My grandparents, great grandparents, and great great grandparents lie in this little plot of ground adjacent to the, now falling down, house in which I was born on the kitchen table. They were honest hard working folks who forged a life and a living out of a wilderness. Most importantly they are family, and to those of us standing around sheltered from the rain, they are our people and this is our place. There is something compelling about roots and we are fortunate that ours run deep. We are planted with our toes deep in this soil just like the big sycamore trees down by the river.
When those who lie in this plot died, those who could afford it carved the names of their children, their brothers and sisters, or their parents in stone and went back to their daily life – coming here periodically to tend these graves, to clean them and to put flowers on them. Oh, I suspect they knew that only the mortal dust lingered in this spot but they did it out of respect, as a way of saying, I remember that you were, I know you existed and I am thankful for the part you played in my own life.
Sunday, 141 years after Abner was lowered into his final resting place, we came one more time – because our roots compelled us; because we realized that these people who lay around us played an important role in shaping our parents, our grandparents, our great grandparents, and through this linage, ultimately in shaping us. By our presence and our actions we say, “thank you.”
Paul writes in 1 Corinthians that "For as in Adam all die, thus also in Christ all shall be made alive (1 Corinthians 15:22).
Therefore, this cemetery is not just a place of rest, but it is also a place of expectation, a kind of waiting room for those who trust that God will open these graves and waken these dead, and they, having been found faithful, will have nothing to fear from God’s judgment.

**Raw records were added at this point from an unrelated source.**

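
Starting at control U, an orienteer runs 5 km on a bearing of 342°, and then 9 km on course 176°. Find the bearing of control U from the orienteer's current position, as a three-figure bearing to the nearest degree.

Leg 1 (342°, 5 km): east 5 sin 342° = -1.55, north 5 cos 342° = 4.76
Leg 2 (176°, 9 km): east 9 sin 176° = 0.63, north 9 cos 176° = -8.98
Net displacement: -0.92 east, -4.22 north. Direction back to start is (0.92, 4.22): bearing = atan2(0.92, 4.22) mod 360° = 12.26° ≈ 012°.

012°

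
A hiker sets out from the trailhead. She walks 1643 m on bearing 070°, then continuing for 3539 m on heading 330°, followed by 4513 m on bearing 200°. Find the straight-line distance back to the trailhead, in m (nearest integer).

1873 m

Leg 1 (070°, 1643 m): east 1643 sin 70° = 1543.91, north 1643 cos 70° = 561.94
Leg 2 (330°, 3539 m): east 3539 sin 330° = -1769.50, north 3539 cos 330° = 3064.86
Leg 3 (200°, 4513 m): east 4513 sin 200° = -1543.54, north 4513 cos 200° = -4240.83
Net: -1769.12 east, -614.03 north. Distance = √((-1769.12)² + (-614.03)²) = 1872.652 m.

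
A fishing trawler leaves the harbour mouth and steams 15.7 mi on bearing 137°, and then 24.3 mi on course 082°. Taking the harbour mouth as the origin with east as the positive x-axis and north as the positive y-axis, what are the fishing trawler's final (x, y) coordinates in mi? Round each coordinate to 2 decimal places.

(34.77, -8.10)

Leg 1 (137°, 15.7 mi): east 15.7 sin 137° = 10.71, north 15.7 cos 137° = -11.48
Leg 2 (082°, 24.3 mi): east 24.3 sin 82° = 24.06, north 24.3 cos 82° = 3.38
Summing: 34.77 mi east, -8.10 mi north → (34.77, -8.10).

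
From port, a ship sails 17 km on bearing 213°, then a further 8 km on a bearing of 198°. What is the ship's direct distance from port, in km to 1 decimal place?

Leg 1 (213°, 17 km): east 17 sin 213° = -9.26, north 17 cos 213° = -14.26
Leg 2 (198°, 8 km): east 8 sin 198° = -2.47, north 8 cos 198° = -7.61
Net: -11.73 east, -21.87 north. Distance = √((-11.73)² + (-21.87)²) = 24.814 km.

24.8 km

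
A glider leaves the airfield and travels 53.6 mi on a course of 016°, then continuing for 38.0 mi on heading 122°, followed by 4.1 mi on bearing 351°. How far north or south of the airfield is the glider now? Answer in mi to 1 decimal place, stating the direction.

Leg 1 (016°, 53.6 mi): east 53.6 sin 16° = 14.77, north 53.6 cos 16° = 51.52
Leg 2 (122°, 38.0 mi): east 38.0 sin 122° = 32.23, north 38.0 cos 122° = -20.14
Leg 3 (351°, 4.1 mi): east 4.1 sin 351° = -0.64, north 4.1 cos 351° = 4.05
Net north component: 35.44 mi.

35.4 mi north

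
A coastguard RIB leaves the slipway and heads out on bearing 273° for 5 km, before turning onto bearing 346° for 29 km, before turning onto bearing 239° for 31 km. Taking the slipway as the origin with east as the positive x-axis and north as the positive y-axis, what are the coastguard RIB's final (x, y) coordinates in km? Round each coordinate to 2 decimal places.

Leg 1 (273°, 5 km): east 5 sin 273° = -4.99, north 5 cos 273° = 0.26
Leg 2 (346°, 29 km): east 29 sin 346° = -7.02, north 29 cos 346° = 28.14
Leg 3 (239°, 31 km): east 31 sin 239° = -26.57, north 31 cos 239° = -15.97
Summing: -38.58 km east, 12.43 km north → (-38.58, 12.43).

(-38.58, 12.43)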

In a letter to the church at Corinth, the apostle Paul says, “Behold, I tell you a mystery; we will not all sleep, but we will all be changed, in a moment, in the twinkling of an eye, at the last trumpet; for the trumpet will sound, and the dead will be raised imperishable, and we will be changed. For this perishable must put on the imperishable, and this mortal must put on immortality. 1 Corinthians 15: 51-53
Yes, it was a good day of remembering, of worshiping, of reflecting on the brevity of our own lives, and of resolve to “walk worthy of that to which we were called.”